Publié le par Un monde formidable

Inde : expansion de la guerille naxalitepar Cédric Gouverneur (Le Monde Diplomatique. Décembre 2007)

Perdu au cœur du Chhattisgarh, le fortin de Rani Bodli fait face à l’obscurité intimidante de la jungle, ses mitrailleuses pointées en direction des arbres. Le 15 mars 2007, à l’aube, des centaines de guérilleros maoïstes ont attaqué, surgissant de la végétation. Submergés, cinquante-cinq policiers et supplétifs ont été tués. Seuls douze hommes, blessés, ont survécu. Quant aux renforts, ils ont mis trois heures pour parcourir les huit kilomètres les séparant des assiégés.

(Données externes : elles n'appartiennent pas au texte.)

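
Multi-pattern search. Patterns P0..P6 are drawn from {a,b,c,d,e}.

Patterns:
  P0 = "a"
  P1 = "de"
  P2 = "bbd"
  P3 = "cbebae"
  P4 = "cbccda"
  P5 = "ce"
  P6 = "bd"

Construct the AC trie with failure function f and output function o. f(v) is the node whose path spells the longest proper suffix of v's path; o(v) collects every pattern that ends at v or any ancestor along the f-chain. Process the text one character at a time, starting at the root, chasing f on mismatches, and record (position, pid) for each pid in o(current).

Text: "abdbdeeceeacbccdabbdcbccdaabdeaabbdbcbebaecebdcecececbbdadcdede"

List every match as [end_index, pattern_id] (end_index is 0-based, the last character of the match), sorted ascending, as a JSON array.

Construct AC machine:
Trie nodes:
  n0 'ε': a→1 b→4 c→7 d→2
  n1 'a': ·  [P0 ends]
  n2 'd': e→3
  n3 'de': ·  [P1 ends]
  n4 'b': b→5 d→18
  n5 'bb': d→6
  n6 'bbd': ·  [P2 ends]
  n7 'c': b→8 e→17
  n8 'cb': c→13 e→9
  n9 'cbe': b→10
  n10 'cbeb': a→11
  n11 'cbeba': e→12
  n12 'cbebae': ·  [P3 ends]
  n13 'cbc': c→14
  n14 'cbcc': d→15
  n15 'cbccd': a→16
  n16 'cbccda': ·  [P4 ends]
  n17 'ce': ·  [P5 ends]
  n18 'bd': ·  [P6 ends]

Failure links (BFS by depth):
  n1('a'): parent n0 fail=0; on 'a' 0 → fail=0;  out {0}∪∅={0}
  n2('d'): parent n0 fail=0; on 'd' 0 → fail=0;  out ∅∪∅=∅
  n4('b'): parent n0 fail=0; on 'b' 0 → fail=0;  out ∅∪∅=∅
  n7('c'): parent n0 fail=0; on 'c' 0 → fail=0;  out ∅∪∅=∅
  n3('de'): parent n2 fail=0; on 'e' 0 → fail=0;  out {1}∪∅={1}
  n5('bb'): parent n4 fail=0; on 'b' 0 → fail=4;  out ∅∪∅=∅
  n8('cb'): parent n7 fail=0; on 'b' 0 → fail=4;  out ∅∪∅=∅
  n17('ce'): parent n7 fail=0; on 'e' 0 → fail=0;  out {5}∪∅={5}
  n18('bd'): parent n4 fail=0; on 'd' 0 → fail=2;  out {6}∪∅={6}
  n6('bbd'): parent n5 fail=4; on 'd' 4 → fail=18;  out {2}∪{6}={2,6}
  n9('cbe'): parent n8 fail=4; on 'e' 4→0 → fail=0;  out ∅∪∅=∅
  n13('cbc'): parent n8 fail=4; on 'c' 4→0 → fail=7;  out ∅∪∅=∅
  n10('cbeb'): parent n9 fail=0; on 'b' 0 → fail=4;  out ∅∪∅=∅
  n14('cbcc'): parent n13 fail=7; on 'c' 7→0 → fail=7;  out ∅∪∅=∅
  n11('cbeba'): parent n10 fail=4; on 'a' 4→0 → fail=1;  out ∅∪{0}={0}
  n15('cbccd'): parent n14 fail=7; on 'd' 7→0 → fail=2;  out ∅∪∅=∅
  n12('cbebae'): parent n11 fail=1; on 'e' 1→0 → fail=0;  out {3}∪∅={3}
  n16('cbccda'): parent n15 fail=2; on 'a' 2→0 → fail=1;  out {4}∪{0}={0,4}

Text stream:
[0] read 'a'  n0⇒n1  → match P0@[0:0]
[1] read 'b'  n1⇒n4 (via fail)
[2] read 'd'  n4⇒n18  → match P6@[1:2]
[3] read 'b'  n18⇒n4 (via fail)
[4] read 'd'  n4⇒n18  → match P6@[3:4]
[5] read 'e'  n18⇒n3 (via fail)  → match P1@[4:5]
[6] read 'e'  n3⇒n0 (via fail)
[7] read 'c'  n0⇒n7
[8] read 'e'  n7⇒n17  → match P5@[7:8]
[9] read 'e'  n17⇒n0 (via fail)
[10] read 'a'  n0⇒n1  → match P0@[10:10]
[11] read 'c'  n1⇒n7 (via fail)
[12] read 'b'  n7⇒n8
[13] read 'c'  n8⇒n13
[14] read 'c'  n13⇒n14
[15] read 'd'  n14⇒n15
[16] read 'a'  n15⇒n16  → match P0@[16:16],P4@[11:16]
[17] read 'b'  n16⇒n4 (via fail)
[18] read 'b'  n4⇒n5
[19] read 'd'  n5⇒n6  → match P2@[17:19],P6@[18:19]
[20] read 'c'  n6⇒n7 (via fail)
[21] read 'b'  n7⇒n8
[22] read 'c'  n8⇒n13
[23] read 'c'  n13⇒n14
[24] read 'd'  n14⇒n15
[25] read 'a'  n15⇒n16  → match P0@[25:25],P4@[20:25]
[26] read 'a'  n16⇒n1 (via fail)  → match P0@[26:26]
[27] read 'b'  n1⇒n4 (via fail)
[28] read 'd'  n4⇒n18  → match P6@[27:28]
[29] read 'e'  n18⇒n3 (via fail)  → match P1@[28:29]
[30] read 'a'  n3⇒n1 (via fail)  → match P0@[30:30]
[31] read 'a'  n1⇒n1 (via fail)  → match P0@[31:31]
[32] read 'b'  n1⇒n4 (via fail)
[33] read 'b'  n4⇒n5
[34] read 'd'  n5⇒n6  → match P2@[32:34],P6@[33:34]
[35] read 'b'  n6⇒n4 (via fail)
[36] read 'c'  n4⇒n7 (via fail)
[37] read 'b'  n7⇒n8
[38] read 'e'  n8⇒n9
[39] read 'b'  n9⇒n10
[40] read 'a'  n10⇒n11  → match P0@[40:40]
[41] read 'e'  n11⇒n12  → match P3@[36:41]
[42] read 'c'  n12⇒n7 (via fail)
[43] read 'e'  n7⇒n17  → match P5@[42:43]
[44] read 'b'  n17⇒n4 (via fail)
[45] read 'd'  n4⇒n18  → match P6@[44:45]
[46] read 'c'  n18⇒n7 (via fail)
[47] read 'e'  n7⇒n17  → match P5@[46:47]
[48] read 'c'  n17⇒n7 (via fail)
[49] read 'e'  n7⇒n17  → match P5@[48:49]
[50] read 'c'  n17⇒n7 (via fail)
[51] read 'e'  n7⇒n17  → match P5@[50:51]
[52] read 'c'  n17⇒n7 (via fail)
[53] read 'b'  n7⇒n8
[54] read 'b'  n8⇒n5 (via fail)
[55] read 'd'  n5⇒n6  → match P2@[53:55],P6@[54:55]
[56] read 'a'  n6⇒n1 (via fail)  → match P0@[56:56]
[57] read 'd'  n1⇒n2 (via fail)
[58] read 'c'  n2⇒n7 (via fail)
[59] read 'd'  n7⇒n2 (via fail)
[60] read 'e'  n2⇒n3  → match P1@[59:60]
[61] read 'd'  n3⇒n2 (via fail)
[62] read 'e'  n2⇒n3  → match P1@[61:62]

Result: [[0,0],[2,6],[4,6],[5,1],[8,5],[10,0],[16,0],[16,4],[19,2],[19,6],[25,0],[25,4],[26,0],[28,6],[29,1],[30,0],[31,0],[34,2],[34,6],[40,0],[41,3],[43,5],[45,6],[47,5],[49,5],[51,5],[55,2],[55,6],[56,0],[60,1],[62,1]]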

Quelques semaines après le carnage, assis à l’ombre d’un manguier, le coude posé sur son kalachnikov, le chef de section Essaryado semble s’interroger sur son utilité en ces lieux. Autour de lui s’activent ses troupes, pour la plupart des supplétifs baptisés special police officer (SPO), fort jeunes et peu aguerris. « Ce poste de police a été construit en 2005 », explique le sous-officier. New Delhi s’efforçait alors de reprendre pied dans ces jungles, domaine des maquis communistes depuis les années 1980. Un contrôle purement formel : redoutant les embuscades, les policiers ne s’aventurent guère hors de leur citadelle. « Pour nous rendre en ville, nous prenons le bus, comme les civils, c’est plus sûr », glisse amèrement M. Essaryado. En cas de nouvel assaut, cette garnison connaîtra sans doute le même funeste sort que la précédente. En 2006, sept cent quarante-neuf personnes ont été tuées dans le conflit opposant les rebelles communistes à la République indienne ; quatre cent quatre-vingt-trois autres sont mortes entre janvier et septembre 2007 (1). La situation de Rani Bodli résume le désarroi du géant indien face à l’essor de l’insurrection.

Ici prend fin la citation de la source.